Would passive anti-frosting work in the food industry?
A team of Virginia Tech has developed an anti-frosting technology that needs no chemicals or energy inputs to keep surfaces 90% free of frost.
The team was looking at frost on windshields, aircraft wings and the like but, as ice build-up causes problems in food industry freezers and refrigeration systems, you have to wonder if the technology can be adapted to keeping the food industry frost-free as well.
Traditional approaches to fighting frost have relied on the application of antifreeze chemicals or energy inputs, like heat or special coatings for surfaces that prevent frost formation. The VT technology, however, relies on the creation of a passive anti-frosting surface. So far the researchers have established a proof of concept for keeping surfaces 90% dry and frost-free indefinitely — all without any chemicals or energy inputs.
Using a simple approach to design, the researchers created their anti-frosting surface on untreated aluminium by patterning ice stripes onto a microscopic array of elevated grooves. The microscopic grooves act as sacrificial areas, where stripes of intentional ice form and create low-pressure zones. These low-pressure areas pull nearby moisture from the air onto the nearest ice stripe, keeping the overlapping intermediate areas free of frost, even in humid, sub-freezing conditions.
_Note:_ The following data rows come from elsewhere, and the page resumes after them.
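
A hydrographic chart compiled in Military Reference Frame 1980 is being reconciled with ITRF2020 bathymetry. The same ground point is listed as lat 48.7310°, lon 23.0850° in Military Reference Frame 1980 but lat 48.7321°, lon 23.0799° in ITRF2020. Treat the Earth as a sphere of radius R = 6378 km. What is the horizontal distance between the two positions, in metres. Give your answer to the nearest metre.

394 m

Δφ = 48.7321° − 48.7310° = +0.0011°; Δλ = 23.0799° − 23.0850° = -0.0051°.
1° along a meridian = πR/180 = 111317 m.
ΔN = Δφ × 111317 = 122.4 m; ΔE = Δλ × 111317 × cos(48.7310°) = -0.0051 × 111317 × 0.659595 = -374.5 m.
Distance = √(ΔE² + ΔN²) = √((-374.5)² + 122.4²) = 394.0 m.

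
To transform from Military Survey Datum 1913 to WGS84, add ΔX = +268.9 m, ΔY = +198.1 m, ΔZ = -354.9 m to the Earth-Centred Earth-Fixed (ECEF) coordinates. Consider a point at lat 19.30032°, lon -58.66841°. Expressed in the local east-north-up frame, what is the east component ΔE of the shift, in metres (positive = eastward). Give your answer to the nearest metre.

ΔE = 333 m

The local east axis at (φ, λ) is (−sin λ, cos λ, 0), so ΔE = −sin(-58.66841°)·268.9 + cos(-58.66841°)·198.1 = 332.70 m.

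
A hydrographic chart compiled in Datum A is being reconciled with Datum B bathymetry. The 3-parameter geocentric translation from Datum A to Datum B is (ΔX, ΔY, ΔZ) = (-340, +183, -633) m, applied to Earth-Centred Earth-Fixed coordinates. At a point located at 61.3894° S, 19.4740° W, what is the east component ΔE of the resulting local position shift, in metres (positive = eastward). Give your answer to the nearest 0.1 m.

At φ = -61.3894°, λ = -19.4740°: sin φ = -0.877894, cos φ = 0.478854, sin λ = -0.333379, cos λ = 0.942793.
ΔE = −sin λ·ΔX + cos λ·ΔY = −(-0.333379)·(-340) + (0.942793)·(183) = 59.18 m.

ΔE = 59.2 m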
These sacrificial ice stripes make up only 10% of the material’s surface area, leaving the remaining 90% completely dry.
Jonathan Boreyko, an assistant professor in the Department of Biomedical Engineering and Mechanics explained, “The real power of this concept is that the ice stripes themselves are the chemistry, which means the material we use is irrelevant. As long as you have that proper pattern of sacrificial ice, the material you use could be virtually anything. So there are a lot of possibilities.”
The researchers see immediate applications for the technology in the HVAC industry, where the outdoor components of heat exchangers (like heat pumps and fan systems) already utilise a pattern of micro-fins on their surfaces. Manufacturers would just need to apply the right pattern of grooves on those fins to keep frost from building up inside the systems.
Boreyko said one of the study’s most important contributions has been the development of a rational model for how much chemical (in this case, the chemical is ice) to apply in order to keep a surface dry.
“We’ve known the trick for centuries,” he said. “You put down a low-pressure chemical, like salt, and it keeps everything else around it pretty dry. But now we’re making that effect everlasting, and we’re making its distribution rational.”
This research was partially funded by the National Science Foundation and the 3M Company.